The Board of Directors of Amreli Steel Limited (ASTL) recently approved an investment to install facility for production of ADC12 Aluminum Alloy Ingots, which is widely used alloy to produce Pressure Die Casting (PDC) components used in Engineering, Electric Lighting and Automotive Industry. As per expert’s discussion with management, total CAPEX of the project is estimated at Rs750mn with the project to be financed with a Debt to Equity ratio of 80:20. Initial product capacity will be 18k MT, which is expected to come online in FY24.
As per our estimates, incremental impact on the earnings of ASTL is likely to be Rs1.6/share (15%-20% of FY24 Earnings) from this Aluminum segment.
For our estimates, we have assumed Aluminum scrap LME (raw material) price of US$1,430/MT with a primary margin of US$770/MT.
ASTL is looking for both options either to go for exports or tap local market but we have assumed 100% exports in our projections due to higher export potential. In order to arrive at the selling price we incorporate a 1% discount on LME Aluminum price which is considered as a global benchmark for pricing of the commodity and comes close to US$2200/ton.
The manufacturing process of Aluminum is not very energy intensive vs. long steel rebar which consume more energy. Conversion cost (cost of conversion from scrap to end product) is estimated at US$250/MT.
Globally, similar manufacturing facilities have a conversion losses of 3-10%. Conservatively, we have incorporated a conversion loss of 10%. While the waste scrap could also be sold for which we have assumed a 90% discount on the Aluminum scrap price.
We have assumed plant capacity utilization of ~70-75% for the first two years which is likely to improve gradually.
Given high container and sea freight cost, we have assumed gross margins of ~12% which could improve going ahead once global supply situation improve.
Company is likely to use straight line depreciation method for the project with life of 20-year. We have also incorporated the working capital requirement with net cash cycle of three months.
ASTL would be insulated from any major duties as the company is likely to enjoy duty exemption on raw materials consumed for exports, we believe.
The full and final tax would be only 1% for exports which could results in lower effective tax rate going forward for the company.
The development will help ASTL to diversify its portfolio and improve bottom-line.
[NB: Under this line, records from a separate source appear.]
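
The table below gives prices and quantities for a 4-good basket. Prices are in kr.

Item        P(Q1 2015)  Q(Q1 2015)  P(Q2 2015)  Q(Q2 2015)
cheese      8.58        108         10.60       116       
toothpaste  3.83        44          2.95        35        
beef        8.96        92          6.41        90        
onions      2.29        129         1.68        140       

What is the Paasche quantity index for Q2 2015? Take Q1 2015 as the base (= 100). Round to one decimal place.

Paasche quantity index uses current-period prices as weights.
ΣP(Q2 2015)·Q(Q2 2015) = 10.60×116 + 2.95×35 + 6.41×90 + 1.68×140 = 1229.6 + 103.25 + 576.9 + 235.2 = 2144.95
ΣP(Q2 2015)·Q(Q1 2015) = 10.60×108 + 2.95×44 + 6.41×92 + 1.68×129 = 1144.8 + 129.8 + 589.72 + 216.72 = 2081.04
Index = 2144.95 / 2081.04 × 100 = 103.0711

103.1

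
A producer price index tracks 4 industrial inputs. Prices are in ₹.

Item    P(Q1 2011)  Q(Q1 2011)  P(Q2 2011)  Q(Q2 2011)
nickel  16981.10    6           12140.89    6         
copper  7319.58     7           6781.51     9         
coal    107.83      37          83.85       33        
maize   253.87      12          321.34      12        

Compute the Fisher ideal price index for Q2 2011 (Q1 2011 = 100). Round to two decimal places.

Laspeyres component (base-period weights):
ΣP(Q2 2011)Q(Q1 2011) = 12140.89×6 + 6781.51×7 + 83.85×37 + 321.34×12 = 72845.34 + 47470.57 + 3102.45 + 3856.08 = 127274.44
ΣP(Q1 2011)Q(Q1 2011) = 16981.10×6 + 7319.58×7 + 107.83×37 + 253.87×12 = 101886.6 + 51237.06 + 3989.71 + 3046.44 = 160159.81
L = 127274.44 / 160159.81 × 100 = 79.4672
Paasche component (current-period weights):
ΣP(Q2 2011)Q(Q2 2011) = 12140.89×6 + 6781.51×9 + 83.85×33 + 321.34×12 = 72845.34 + 61033.59 + 2767.05 + 3856.08 = 140502.06
ΣP(Q1 2011)Q(Q2 2011) = 16981.10×6 + 7319.58×9 + 107.83×33 + 253.87×12 = 101886.6 + 65876.22 + 3558.39 + 3046.44 = 174367.65
P = 140502.06 / 174367.65 × 100 = 80.5781
Fisher = √(L × P) = √(79.4672 × 80.5781) = 80.0207

80.02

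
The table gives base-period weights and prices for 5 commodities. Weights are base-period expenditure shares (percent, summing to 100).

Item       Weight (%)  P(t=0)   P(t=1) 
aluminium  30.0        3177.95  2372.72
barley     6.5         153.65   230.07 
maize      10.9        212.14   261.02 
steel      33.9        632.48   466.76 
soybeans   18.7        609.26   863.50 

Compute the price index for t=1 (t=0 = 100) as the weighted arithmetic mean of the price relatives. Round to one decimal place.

aluminium: 30.0 × (2372.72/3177.95) = 30.0 × 0.746620 = 22.3986
barley: 6.5 × (230.07/153.65) = 6.5 × 1.497364 = 9.7329
maize: 10.9 × (261.02/212.14) = 10.9 × 1.230414 = 13.4115
steel: 33.9 × (466.76/632.48) = 33.9 × 0.737984 = 25.0177
soybeans: 18.7 × (863.50/609.26) = 18.7 × 1.417293 = 26.5034
Index = Σ wᵢ·(p₁ᵢ/p₀ᵢ) = 22.3986 + 9.7329 + 13.4115 + 25.0177 + 26.5034 = 97.0640

97.1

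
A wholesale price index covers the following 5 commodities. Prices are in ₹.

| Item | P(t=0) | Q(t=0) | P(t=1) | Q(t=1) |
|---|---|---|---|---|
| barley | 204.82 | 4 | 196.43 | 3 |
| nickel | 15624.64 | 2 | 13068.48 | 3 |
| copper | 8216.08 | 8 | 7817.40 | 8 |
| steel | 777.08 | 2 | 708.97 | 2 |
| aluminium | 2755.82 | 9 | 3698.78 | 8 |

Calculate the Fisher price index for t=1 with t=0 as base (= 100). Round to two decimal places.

Laspeyres component (base-period weights):
ΣP(t=1)Q(t=0) = 196.43×4 + 13068.48×2 + 7817.40×8 + 708.97×2 + 3698.78×9 = 785.72 + 26136.96 + 62539.2 + 1417.94 + 33289.02 = 124168.84
ΣP(t=0)Q(t=0) = 204.82×4 + 15624.64×2 + 8216.08×8 + 777.08×2 + 2755.82×9 = 819.28 + 31249.28 + 65728.64 + 1554.16 + 24802.38 = 124153.74
L = 124168.84 / 124153.74 × 100 = 100.0122
Paasche component (current-period weights):
ΣP(t=1)Q(t=1) = 196.43×3 + 13068.48×3 + 7817.40×8 + 708.97×2 + 3698.78×8 = 589.29 + 39205.44 + 62539.2 + 1417.94 + 29590.24 = 133342.11
ΣP(t=0)Q(t=1) = 204.82×3 + 15624.64×3 + 8216.08×8 + 777.08×2 + 2755.82×8 = 614.46 + 46873.92 + 65728.64 + 1554.16 + 22046.56 = 136817.74
P = 133342.11 / 136817.74 × 100 = 97.4597
Fisher = √(L × P) = √(100.0122 × 97.4597) = 98.7277

98.73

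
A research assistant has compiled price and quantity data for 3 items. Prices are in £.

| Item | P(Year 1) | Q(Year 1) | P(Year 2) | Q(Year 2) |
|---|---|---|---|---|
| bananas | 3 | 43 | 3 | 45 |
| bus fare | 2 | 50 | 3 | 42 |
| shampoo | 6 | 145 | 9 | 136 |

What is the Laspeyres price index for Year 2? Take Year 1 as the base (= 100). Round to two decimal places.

Laspeyres price index uses base-period quantities as weights.
ΣP(Year 2)·Q(Year 1) = 3×43 + 3×50 + 9×145 = 129 + 150 + 1305 = 1584
ΣP(Year 1)·Q(Year 1) = 3×43 + 2×50 + 6×145 = 129 + 100 + 870 = 1099
Index = 1584 / 1099 × 100 = 144.1310

144.13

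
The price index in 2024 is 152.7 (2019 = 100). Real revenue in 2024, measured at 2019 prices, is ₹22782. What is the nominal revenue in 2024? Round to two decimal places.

34788.11

Nominal = Real × (Index/100) = 22782 × (152.7/100)
        = 22782 × 1.527 = 34788.1140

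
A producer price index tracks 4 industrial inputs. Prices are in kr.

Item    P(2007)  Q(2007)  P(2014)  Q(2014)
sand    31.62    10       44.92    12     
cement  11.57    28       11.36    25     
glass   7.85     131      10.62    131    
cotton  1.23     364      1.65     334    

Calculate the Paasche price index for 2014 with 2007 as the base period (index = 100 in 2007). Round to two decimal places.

131.19

Paasche price index uses current-period quantities as weights.
ΣP(2014)·Q(2014) = 44.92×12 + 11.36×25 + 10.62×131 + 1.65×334 = 539.04 + 284 + 1391.22 + 551.1 = 2765.36
ΣP(2007)·Q(2014) = 31.62×12 + 11.57×25 + 7.85×131 + 1.23×334 = 379.44 + 289.25 + 1028.35 + 410.82 = 2107.86
Index = 2765.36 / 2107.86 × 100 = 131.1928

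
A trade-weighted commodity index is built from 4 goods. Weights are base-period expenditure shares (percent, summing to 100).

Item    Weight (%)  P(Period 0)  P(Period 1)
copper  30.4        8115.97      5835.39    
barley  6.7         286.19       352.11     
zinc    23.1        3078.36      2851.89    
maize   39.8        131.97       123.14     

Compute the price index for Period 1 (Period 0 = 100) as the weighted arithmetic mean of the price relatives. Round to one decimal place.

copper: 30.4 × (5835.39/8115.97) = 30.4 × 0.719001 = 21.8576
barley: 6.7 × (352.11/286.19) = 6.7 × 1.230336 = 8.2433
zinc: 23.1 × (2851.89/3078.36) = 23.1 × 0.926432 = 21.4006
maize: 39.8 × (123.14/131.97) = 39.8 × 0.933091 = 37.1370
Index = Σ wᵢ·(p₁ᵢ/p₀ᵢ) = 21.8576 + 8.2433 + 21.4006 + 37.1370 = 88.6385

88.6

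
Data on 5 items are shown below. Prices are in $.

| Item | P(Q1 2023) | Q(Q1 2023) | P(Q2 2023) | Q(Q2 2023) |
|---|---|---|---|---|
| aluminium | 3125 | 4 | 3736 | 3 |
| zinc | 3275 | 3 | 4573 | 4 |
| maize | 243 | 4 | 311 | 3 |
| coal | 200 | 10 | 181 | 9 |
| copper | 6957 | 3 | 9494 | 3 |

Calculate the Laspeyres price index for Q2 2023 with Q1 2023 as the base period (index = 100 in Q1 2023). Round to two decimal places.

Laspeyres price index uses base-period quantities as weights.
ΣP(Q2 2023)·Q(Q1 2023) = 3736×4 + 4573×3 + 311×4 + 181×10 + 9494×3 = 14944 + 13719 + 1244 + 1810 + 28482 = 60199
ΣP(Q1 2023)·Q(Q1 2023) = 3125×4 + 3275×3 + 243×4 + 200×10 + 6957×3 = 12500 + 9825 + 972 + 2000 + 20871 = 46168
Index = 60199 / 46168 × 100 = 130.3912

130.39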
The management of ASTL is also eying to even enhance this Aluminum capacity in future.
To recall, Mughal Iron & Steel (MUGHAL) another listed steel company is already involved in the manufacturing of copper with a capacity of 8k MT and planning to enhance its copper capacity by 10k MT. MUGHAL has also planned add Aluminum manufacturing facility with a capacity of 38k MT in FY23.
ASTL is trading at FY23 PE of 4x which is inline with market FY23 PE. We do not expect any dividend payment in FY23.